For Medicine Phase II, the strengths of the student assessment system as described in the CRISES Report

include:

1. The variety of evaluation methods that allows sampling of many CanMEDS skills;

2. The commitment to feedback in which each evaluation method includes a feedback system; and

3. The approach to borderline students, provision of extra work/remediation and follow-up.

C. Observations from the Assessment Data:

Course level grade statistics reported for academic years 2004-05 to 2006-07 were consistent in general. At

the level of teaching site and rotation block, detailed information presented for 2006-07 indicated some

variations by site or rotation block.

1. Final Course Grades:

1.1 At the course level, the mean Final Grades were consistent over time with a range of 0.7% (80.6

- 81.3). The percentage of honours grades increased by fifteen percent in 2005-06 and remained at this

level for 2006-07 (i.e., 52, 67 and 68).

1.2 Final Grades by Teaching Site and Rotation:

For 2006-07, the range was 2.7% in mean final grades for the five teaching sites (79.7 - 82.4). For

the five rotation block means, the range was 3.1% (80.1 to 83.2).

2. Written Short Answer Written Examination:

2.1 At the course level, the mean Short Answer Exam marks were consistent over time with a range of

1.5% (77.4 - 78.9).

2.2 Short Answer Exam Marks by Teaching Site and Rotation:

For 2006-07, there was a range of 6.5% in the mean exam mark by rotation (75.6 - 82.1 for

Rotations 2 and 1, respectively).

3. Objective Structured Clinical Examination:

3.1 At the course level, OSCE mark statistics were consistent over time with respect to the mean mark

(76.4 - 77.3), percentage honours (26 - 31) and standard deviation (5.2 - 6.0).

3.2 OSCE Marks by Teaching Site and Rotation:

For 2006-07, the range was 2.6% in the mean OSCE mark by teaching site (75.0 - 77.6).

By rotation, the range was 3.6% (74.6 to 78.2).

3. OSCE (continued):

3.3 Reliability:

Evidence of reliability of the OSCE Stations was indicated by the following analyses:

a.

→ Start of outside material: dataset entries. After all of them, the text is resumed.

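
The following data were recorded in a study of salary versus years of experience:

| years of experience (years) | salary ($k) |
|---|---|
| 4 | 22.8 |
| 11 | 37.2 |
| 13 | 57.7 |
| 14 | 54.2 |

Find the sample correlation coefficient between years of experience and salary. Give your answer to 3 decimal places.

n = 4, Σx = 42, Σy = 171.9, Σxy = 2009.3, Σx² = 502, Σy² = 8170.61
Sxx = Σx² − (Σx)²/n = 502 − 441 = 61
Sxy = Σxy − (Σx)(Σy)/n = 2009.3 − 1804.95 = 204.35
Syy = Σy² − (Σy)²/n = 8170.61 − 7387.4025 = 783.2075
r = Sxy/√(Sxx·Syy) = 204.35/√(47775.6575) = 204.35/218.576434 = 0.934913

0.935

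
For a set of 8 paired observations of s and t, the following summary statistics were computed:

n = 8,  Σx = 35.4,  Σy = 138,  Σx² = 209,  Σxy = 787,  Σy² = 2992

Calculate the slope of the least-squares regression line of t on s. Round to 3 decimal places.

Sxx = Σx² − (Σx)²/n = 209 − 156.645 = 52.355
Sxy = Σxy − (Σx)(Σy)/n = 787 − 610.65 = 176.35
b = Sxy/Sxx = 176.35/52.355 = 3.368351

3.368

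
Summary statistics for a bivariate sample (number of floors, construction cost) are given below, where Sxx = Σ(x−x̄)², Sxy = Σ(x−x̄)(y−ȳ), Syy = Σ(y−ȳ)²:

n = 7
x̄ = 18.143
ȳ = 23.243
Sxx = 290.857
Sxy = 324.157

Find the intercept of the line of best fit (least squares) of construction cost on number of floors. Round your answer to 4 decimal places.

3.0228

b = Sxy/Sxx = 324.157/290.857 = 1.114489
a = ȳ − b·x̄ = 23.243 − 1.114489·18.143 = 3.022822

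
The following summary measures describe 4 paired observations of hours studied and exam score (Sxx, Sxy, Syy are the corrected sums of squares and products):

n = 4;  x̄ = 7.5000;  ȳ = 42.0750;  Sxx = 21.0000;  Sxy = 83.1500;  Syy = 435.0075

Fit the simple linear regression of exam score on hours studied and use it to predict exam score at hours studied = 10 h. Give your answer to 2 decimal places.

b = Sxy/Sxx = 83.15/21 = 3.959524
a = ȳ − b·x̄ = 42.075 − 3.959524·7.5 = 12.378571
ŷ(10) = a + b·10 = 12.378571 + 3.959524·10 = 51.973810

51.97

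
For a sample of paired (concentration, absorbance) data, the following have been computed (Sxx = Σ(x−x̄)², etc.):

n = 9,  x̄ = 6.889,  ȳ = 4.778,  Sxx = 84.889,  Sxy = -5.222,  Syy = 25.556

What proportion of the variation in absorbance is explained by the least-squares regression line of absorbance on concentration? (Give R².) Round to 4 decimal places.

R² = Sxy²/(Sxx·Syy) = (-5.222)²/(84.889·25.556) = 0.012570

0.0126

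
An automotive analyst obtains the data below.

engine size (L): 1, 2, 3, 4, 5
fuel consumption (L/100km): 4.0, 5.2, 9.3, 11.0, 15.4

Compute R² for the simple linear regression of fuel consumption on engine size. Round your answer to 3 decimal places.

n = 5, Σx = 15, Σy = 44.9, Σxy = 163.3, Σx² = 55, Σy² = 487.69
Sxx = Σx² − (Σx)²/n = 55 − 45 = 10
Sxy = Σxy − (Σx)(Σy)/n = 163.3 − 134.7 = 28.6
Syy = Σy² − (Σy)²/n = 487.69 − 403.202 = 84.488
R² = Sxy²/(Sxx·Syy) = (28.6)²/(10·84.488) = 0.968137

0.968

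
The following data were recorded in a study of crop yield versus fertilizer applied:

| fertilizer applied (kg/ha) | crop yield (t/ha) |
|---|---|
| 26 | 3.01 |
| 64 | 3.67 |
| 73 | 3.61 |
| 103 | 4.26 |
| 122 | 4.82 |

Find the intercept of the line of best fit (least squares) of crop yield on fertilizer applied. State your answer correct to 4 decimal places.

n = 5, Σx = 388, Σy = 19.37, Σxy = 1603.49, Σx² = 35594
Sxx = Σx² − (Σx)²/n = 35594 − 30108.8 = 5485.2
Sxy = Σxy − (Σx)(Σy)/n = 1603.49 − 1503.112 = 100.378
b = Sxy/Sxx = 100.378/5485.2 = 0.018300
a = ȳ − b·x̄ = 3.874 − 0.018300·77.6 = 2.453936

2.4539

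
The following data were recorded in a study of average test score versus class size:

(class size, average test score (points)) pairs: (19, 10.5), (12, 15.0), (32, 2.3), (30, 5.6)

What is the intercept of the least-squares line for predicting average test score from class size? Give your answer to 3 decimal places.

21.899

n = 4, Σx = 93, Σy = 33.4, Σxy = 621.1, Σx² = 2429
Sxx = Σx² − (Σx)²/n = 2429 − 2162.25 = 266.75
Sxy = Σxy − (Σx)(Σy)/n = 621.1 − 776.55 = -155.45
b = Sxy/Sxx = -155.45/266.75 = -0.582755
a = ȳ − b·x̄ = 8.35 − (-0.582755)·23.25 = 21.899063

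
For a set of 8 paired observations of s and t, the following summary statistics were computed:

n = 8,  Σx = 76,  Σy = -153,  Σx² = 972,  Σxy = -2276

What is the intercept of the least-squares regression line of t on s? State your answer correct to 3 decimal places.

Sxx = Σx² − (Σx)²/n = 972 − 722 = 250
Sxy = Σxy − (Σx)(Σy)/n = -2276 − (-1453.5) = -822.5
b = Sxy/Sxx = -822.5/250 = -3.29
a = ȳ − b·x̄ = -19.125 − (-3.29)·9.5 = 12.13

12.130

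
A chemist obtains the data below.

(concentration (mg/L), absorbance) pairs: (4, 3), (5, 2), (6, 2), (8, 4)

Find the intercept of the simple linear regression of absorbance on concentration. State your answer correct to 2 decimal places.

n = 4, Σx = 23, Σy = 11, Σxy = 66, Σx² = 141
Sxx = Σx² − (Σx)²/n = 141 − 132.25 = 8.75
Sxy = Σxy − (Σx)(Σy)/n = 66 − 63.25 = 2.75
b = Sxy/Sxx = 2.75/8.75 = 0.314286
a = ȳ − b·x̄ = 2.75 − 0.314286·5.75 = 0.942857

0.94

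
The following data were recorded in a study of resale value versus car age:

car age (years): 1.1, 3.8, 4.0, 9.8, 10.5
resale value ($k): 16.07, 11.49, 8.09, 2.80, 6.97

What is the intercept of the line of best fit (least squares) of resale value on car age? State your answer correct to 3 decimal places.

15.229

n = 5, Σx = 29.2, Σy = 45.42, Σxy = 194.324, Σx² = 237.94
Sxx = Σx² − (Σx)²/n = 237.94 − 170.528 = 67.412
Sxy = Σxy − (Σx)(Σy)/n = 194.324 − 265.2528 = -70.9288
b = Sxy/Sxx = -70.9288/67.412 = -1.052169
a = ȳ − b·x̄ = 9.084 − (-1.052169)·5.84 = 15.228666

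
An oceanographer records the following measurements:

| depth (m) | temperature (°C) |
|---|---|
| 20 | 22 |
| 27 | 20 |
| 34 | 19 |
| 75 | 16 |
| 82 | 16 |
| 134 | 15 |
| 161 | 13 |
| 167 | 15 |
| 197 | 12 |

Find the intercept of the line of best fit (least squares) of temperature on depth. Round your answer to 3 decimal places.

n = 9, Σx = 897, Σy = 148, Σxy = 13110, Σx² = 125209
Sxx = Σx² − (Σx)²/n = 125209 − 89401 = 35808
Sxy = Σxy − (Σx)(Σy)/n = 13110 − 14750.666667 = -1640.666667
b = Sxy/Sxx = -1640.666667/35808 = -0.045818
a = ȳ − b·x̄ = 16.444444 − (-0.045818)·99.666667 = 21.011016

21.011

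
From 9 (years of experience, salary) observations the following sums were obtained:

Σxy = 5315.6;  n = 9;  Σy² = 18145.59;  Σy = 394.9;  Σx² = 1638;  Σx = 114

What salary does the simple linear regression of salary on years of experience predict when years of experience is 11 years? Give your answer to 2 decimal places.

Sxx = Σx² − (Σx)²/n = 1638 − 1444 = 194
Sxy = Σxy − (Σx)(Σy)/n = 5315.6 − 5002.066667 = 313.533333
b = Sxy/Sxx = 313.533333/194 = 1.616151
a = ȳ − b·x̄ = 43.877778 − 1.616151·12.666667 = 23.406529
ŷ(11) = a + b·11 = 23.406529 + 1.616151·11 = 41.184192

41.18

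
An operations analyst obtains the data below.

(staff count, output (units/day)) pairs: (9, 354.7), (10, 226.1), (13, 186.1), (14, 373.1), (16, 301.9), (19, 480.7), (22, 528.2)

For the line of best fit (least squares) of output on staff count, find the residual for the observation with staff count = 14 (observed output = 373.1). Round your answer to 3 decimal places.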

Correlations between Station Checklist and Global Scores were .37 to .70 (i.e., for 7 stations

in 2004-05, 8 stations in 2005-06)

b. For Global Ratings on all exam stations by academic year, the mean Cronbach's alpha was

.75 (2005-06) and .76 (2004-05, 2006-07).

35

c. For Global Ratings on each station in 2006-07, Cronbach's alpha reliabilities ranged from .55

to .83, a measure of the internal consistency of the ratings comprising the Global Score for

each station.

4. Ward Evaluation (CTU):

4.1 At the course level, the mean Ward Evaluation mark increased by about three percent from 2004-05

to 2005-06 and remained at this level for 2006-07 (i.e., 80.3, 83.0, 83.3). In 2005-06, the percentage

of honours grades increased by 20 percent (i.e., 61, 81, 81).

4.2 Variations by Teaching Site and Rotation:

For 2006-07, the range was 2.9% in mean ward marks by teaching site (81.6 - 84.5).

By rotation, the range was 4.1% (82.0 to 86.1).

5. Ambulatory Clinic Evaluations:

5.1 At the course level, Ambulatory Clinic Evaluation mark statistics were consistent over time with

respect to the mean (80 - 81), standard deviation (1.7 - 2.2) and overall mark distribution (9 - 11).

In 2005-06 the percentage of honours grades decreased by 17 percent and remained at this level for

2006-07 (i.e., 73, 56, 56).

5.2 Variations by Teaching Site and Rotation:

For 2006-07, the range was 2.0% in mean ambulatory mark by teaching site (78.8 - 80.8).

By rotation, the range was 1.7% (79.3 - 81.0).

6. Written Assignments:

6.1 Weighted a total of 10%, the written assignments do not represent a major component of the

assessment system. Statistics on the assignments were not required for the CRISES report.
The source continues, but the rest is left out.